Platform and Infrastructure
As the need to have a highly robust and scalable platform is central to any big data project, there are multiple vendors offering highly distributed architectures and processing solutions to meet the growing needs. The big-data platform space is filled with both open and closed source solutions running on either cloud or on premise infrastructure. One of the solutions leading the big-data revolution is Apache Hadoop, an open-source data-processing platform first used by Internet giants such as Yahoo and Facebook.
Existing SAP clients need to define guidelines for data ownership and privacy before pooling and analyzing data generated within or outside the organization
The fundamental principle behind Hadoop is to slice and distribute the data across multiple server nodes and, subsequently, process the data slices concurrently, as opposed to processing one massive block of data all in one go. Applications using Hadoop continue to run even if any of the individual cluster or server fails owing to the stable nature and underlying data replication.

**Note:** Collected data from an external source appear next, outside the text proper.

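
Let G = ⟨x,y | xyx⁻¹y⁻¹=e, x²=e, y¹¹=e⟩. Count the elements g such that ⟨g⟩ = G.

G is cyclic of order 22. An element generates G iff its order is 22, and a cyclic group of order 22 has exactly φ(22) = 10 such elements.

Answer: 10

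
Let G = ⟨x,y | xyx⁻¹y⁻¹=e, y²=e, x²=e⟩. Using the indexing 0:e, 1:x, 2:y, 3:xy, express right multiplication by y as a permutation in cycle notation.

(0 2)(1 3)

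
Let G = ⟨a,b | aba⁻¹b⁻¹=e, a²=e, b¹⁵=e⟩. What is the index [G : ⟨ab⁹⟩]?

First find ord(ab⁹) by computing successive powers:
  (ab⁹)¹ = ab⁹, (ab⁹)² = b³, (ab⁹)³ = ab¹², (ab⁹)⁴ = b⁶, (ab⁹)⁵ = a, (ab⁹)⁶ = b⁹, (ab⁹)⁷ = ab³, (ab⁹)⁸ = b¹², (ab⁹)⁹ = ab⁶, (ab⁹)¹⁰ = e.
So |⟨ab⁹⟩| = ord(ab⁹) = 10. With |G| = 30, by Lagrange [G : ⟨ab⁹⟩] = 30/10 = 3.

Answer: 3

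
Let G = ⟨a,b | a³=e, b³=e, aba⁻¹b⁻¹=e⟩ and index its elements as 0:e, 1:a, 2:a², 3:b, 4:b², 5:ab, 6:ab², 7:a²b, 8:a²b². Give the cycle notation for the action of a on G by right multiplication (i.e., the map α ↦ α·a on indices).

(0 1 2)(3 5 7)(4 6 8)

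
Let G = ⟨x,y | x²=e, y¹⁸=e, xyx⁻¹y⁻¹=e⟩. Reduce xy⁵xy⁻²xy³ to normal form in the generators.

Multiply left to right, reducing at each step:
  x · y⁵ = xy⁵
  (xy⁵) · x = y⁵
  (y⁵) · y⁻² = y³
  (y³) · x = xy³
  (xy³) · y³ = xy⁶

Answer: xy⁶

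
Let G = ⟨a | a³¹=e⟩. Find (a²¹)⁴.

Compute successive powers of (a²¹), reducing at each step:
  (a²¹)²: (a²¹) · a²¹ = a¹¹
  (a²¹)³: (a¹¹) · a²¹ = a
  (a²¹)⁴: a · a²¹ = a²²

Answer: a²²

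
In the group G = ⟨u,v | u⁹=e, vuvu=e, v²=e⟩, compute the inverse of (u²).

The order of (u²) is 9 (smallest k with (u²)ᵏ = e), so (u²)⁻¹ = (u²)⁸ = u⁷.
Check: (u²) · (u⁷) → (u²) · u⁷ = e, giving e as required.

Answer: u⁷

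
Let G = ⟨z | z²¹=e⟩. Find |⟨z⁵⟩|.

|⟨z⁵⟩| equals the order of z⁵. Compute successive powers until reaching e:
  (z⁵)¹ = z⁵, (z⁵)² = z¹⁰, (z⁵)³ = z¹⁵, (z⁵)⁴ = z²⁰, (z⁵)⁵ = z⁴, (z⁵)⁶ = z⁹, (z⁵)⁷ = z¹⁴, (z⁵)⁸ = z¹⁹, (z⁵)⁹ = z³, (z⁵)¹⁰ = z⁸, (z⁵)¹¹ = z¹³, (z⁵)¹² = z¹⁸, (z⁵)¹³ = z², (z⁵)¹⁴ = z⁷, (z⁵)¹⁵ = z¹², (z⁵)¹⁶ = z¹⁷, (z⁵)¹⁷ = z, (z⁵)¹⁸ = z⁶, (z⁵)¹⁹ = z¹¹, (z⁵)²⁰ = z¹⁶, (z⁵)²¹ = e.
The smallest positive k with (z⁵)ᵏ = e is 21, so |⟨z⁵⟩| = 21.

Answer: 21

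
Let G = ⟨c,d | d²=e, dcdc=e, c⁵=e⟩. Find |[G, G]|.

G' = [G, G] is generated by all commutators. The generator-pair commutators are: [c, d] = c².
The subgroup they normally generate is {e, c, c², c³, c⁴}, of order 5.
Check: |G/G'| = 10/5 = 2 is the order of the abelianisation.

Answer: 5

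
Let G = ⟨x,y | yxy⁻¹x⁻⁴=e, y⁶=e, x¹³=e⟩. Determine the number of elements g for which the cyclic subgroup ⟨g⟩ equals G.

⟨g⟩ = G would require ord(g) = |G| = 78, but the maximum element order in G is 13 < 78. So G is not cyclic and no single element generates it: the count is 0.

Answer: 0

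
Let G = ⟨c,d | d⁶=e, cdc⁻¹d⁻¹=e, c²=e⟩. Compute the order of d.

Compute successive powers until reaching e:
  d¹ = d, d² = d², d³ = d³, d⁴ = d⁴, d⁵ = d⁵, d⁶ = e.
The smallest positive k with dᵏ = e is 6.

Answer: 6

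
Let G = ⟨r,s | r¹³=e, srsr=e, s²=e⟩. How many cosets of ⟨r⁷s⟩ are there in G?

First find ord(r⁷s) by computing successive powers:
  (r⁷s)¹ = r⁷s, (r⁷s)² = e.
So |⟨r⁷s⟩| = ord(r⁷s) = 2. With |G| = 26, by Lagrange [G : ⟨r⁷s⟩] = 26/2 = 13.

Answer: 13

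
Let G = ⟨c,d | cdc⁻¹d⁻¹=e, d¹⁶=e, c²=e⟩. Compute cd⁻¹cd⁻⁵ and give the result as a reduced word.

Multiply left to right, reducing at each step:
  c · d⁻¹ = cd¹⁵
  (cd¹⁵) · c = d¹⁵
  (d¹⁵) · d⁻⁵ = d¹⁰

Answer: d¹⁰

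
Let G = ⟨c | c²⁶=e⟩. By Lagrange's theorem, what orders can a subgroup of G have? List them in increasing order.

|G| = 26 = 2 · 13. By Lagrange's theorem the order of any subgroup divides 26; the divisors of 26 are 1, 2, 13, 26.

Answer: 1, 2, 13, 26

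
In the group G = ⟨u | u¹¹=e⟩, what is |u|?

Compute successive powers until reaching e:
  u¹ = u, u² = u², u³ = u³, u⁴ = u⁴, u⁵ = u⁵, u⁶ = u⁶, u⁷ = u⁷, u⁸ = u⁸, u⁹ = u⁹, u¹⁰ = u¹⁰, u¹¹ = e.
The smallest positive k with uᵏ = e is 11.

Answer: 11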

A multitude of tools and libraries are available on the platform that offers functionality such as in-memory processing, interactive queries, data lineage or SQL-like querying on data. One needs to acknowledge that data integration between SAP solutions running either on SAP HANA or any other databases can be achieved via a wide variety of tools and integration platforms. Examples of data integration between SAP and big-data platform include merging sales data from SAP with sentiment data captured from external Internet sources to design a marketing approach, or scheduling a preventive maintenance order in SAP based on sensor and IoT data collected from production-floor devices.
Governance and Security
The governance and security risk stakes are extremely high when considering big data landscape for your business, simply because of the sheer volume and variety of data being stored and analyzed. It is also crucial to understand that despite of huge amount of data being pooled, not all the data (structure/unstructured) will hold the same significance when considering the access rights and security.
Designing an efficient and effective data management framework to regulate/monitor the need to access data, to control the quality of the data being stored, to mask and protect the crucial information, to substantially reduce the cost of the data storage and to manage the rapidly growing amount of unstructured data is imperative.
Existing SAP clients need to define guidelines for data ownership and privacy before pooling and analyzing data generated within or outside the organization. Having security policies that promote sharing and self-service, while limiting access to restricted and sensitive data, facilitate the usage of data for decision making. An organization’s decision to move to cloud-based hosting and processing would further perpetuate security complexities. These include data-level authorizations and need to be addressed at the outset in order to ensure open vulnerabilities are addressed in time.
Usage and Presentation
It's one thing to analyze big data. It's quite another to present the analysis in a way that makes sense to non-statistical users. As statistical modeling approaches used for big data processing can be rather complex for business users, data visualization plays a critical part in communicating the findings and outcomes of the analysis. When deploying a big data environment, not only does the type and the size of the ubiquitous and indiscriminate data being analyzed matter, but also how quickly we need the data to be analyzed and how well the end result is presented to the business decision makers.
The unprecedented rate of data growth demands existing and future SAP implementations in order to consider the effective use of data for decision- making and differentiation from competition. The journey to introducing big-data processing poses many known and unknown risks on account of rapidly changing and evolving space. For most organizations, understanding this landscape is the difference between using data analysis to generate meaningful business insights -- or just taking a guess.